Parliament has enacted legislation to regulate residential service charges in a variety of ways. Section 21 of the Landlord and Tenant Act 1985 enables tenants to require landlords to supply them with a written summary of the costs that form part of their service charge. If so requested, the landlord must comply within a month and must then allow tenants to inspect the supporting documents if they wish to do so.
Failure to comply with these obligations without reasonable excuse is a summary offence, punishable by a fine. The question raised in Di Marco v Morshead Mansions Ltd [2014] EWCA Civ 96; [2014] PLSCS 51 was whether tenants are entitled to ask a civil court to grant a mandatory injunction to force landlords to comply with the statutory requirements.
The company was the freehold owner of a large block of flats in Maida Vale. Each of the tenants in the block had a share in the company and its articles of association empowered the directors to ask members for contributions to fund the company’s activities in accordance with ordinary resolutions of the company. The company began collecting funds via its articles, at first as well as – and then instead of – demanding service charges, to avoid delays and challenges under the Landlord and Tenant Act 1985. The Court of Appeal overruled Mr Di Marco’s objections to the landlord’s method of collecting money in 2008. It decided that this was a valid method of raising funds from shareholders, which did not engage the service charge provisions in the Landlord and Tenant Act 1985.
Mr Di Marco remained unhappy with the charges and sought an injunction to compel the landlord to give him a summary of service charge expenditure for the years in which service charge demands had been issued, even though the legislation provides for criminal, as opposed to civil, enforcement. The High Court upheld his claim, but the Court of Appeal has overruled the decision.
Their Lordships observed that the Landlord and Tenant Act 1985 adopts a variety of techniques for imposing civil liability. However, none of these devices were applied to section 21. Parliament had enacted section 21A of the Landlord and Tenant Act 1985 in 2002, to enable tenants to withhold service charges if their landlord fails to comply with section 21, but had not given tenants the right to sue in damages or to an injunction – and section 21A has never been brought into force.
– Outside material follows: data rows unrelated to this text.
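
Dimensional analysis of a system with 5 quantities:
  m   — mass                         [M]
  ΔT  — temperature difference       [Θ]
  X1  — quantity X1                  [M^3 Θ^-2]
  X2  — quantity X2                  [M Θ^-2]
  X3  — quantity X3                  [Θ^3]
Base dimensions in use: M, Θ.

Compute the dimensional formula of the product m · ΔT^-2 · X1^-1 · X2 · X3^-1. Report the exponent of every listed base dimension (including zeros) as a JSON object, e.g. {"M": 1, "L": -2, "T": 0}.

{"M": -1, "Θ": -5}

Dimensional matrix (M×Θ by m×ΔT×X1×X2×X3):
  M: [ 1  0  3  1  0]
  Θ: [ 0  1 -2 -2  3]
  [M]: (1)·1+(-2)·0+(-1)·3+(1)·1+(-1)·0 = -1
  [Θ]: (1)·0+(-2)·1+(-1)·-2+(1)·-2+(-1)·3 = -5
⇒ M^-1 Θ^-5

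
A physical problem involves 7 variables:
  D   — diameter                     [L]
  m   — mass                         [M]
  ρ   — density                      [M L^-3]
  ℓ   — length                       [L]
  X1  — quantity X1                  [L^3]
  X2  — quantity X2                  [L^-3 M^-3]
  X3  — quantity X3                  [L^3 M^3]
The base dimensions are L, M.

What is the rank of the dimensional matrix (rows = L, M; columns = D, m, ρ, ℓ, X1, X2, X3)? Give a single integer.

2

Exponent matrix [L,M] × [D,m,ρ,ℓ,X1,X2,X3]:
  L: [ 1  0 -3  1  3 -3  3]
  M: [ 0  1  1  0  0 -3  3]
RREF → pivots at {D,m} ⇒ r = 2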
The fact that local housing authorities are the prosecuting authority for the purpose of criminal enforcement indicated that Parliament expected them to enforce compliance. Parliament had set the level of the fine payable for the offence and the court thought it unlikely that Parliament intended that landlords and directors should be separately liable, at the behest of a private individual, to unlimited fines or, in an extreme case, up to two years imprisonment for failing to comply with an injunction.
Where does this leave tenants? The court suggested that they should consider any contractual remedies available to them since most leases give tenants a right to receive information about their service charges, but gave no further guidance as to the availability of such remedies in this, or other, cases.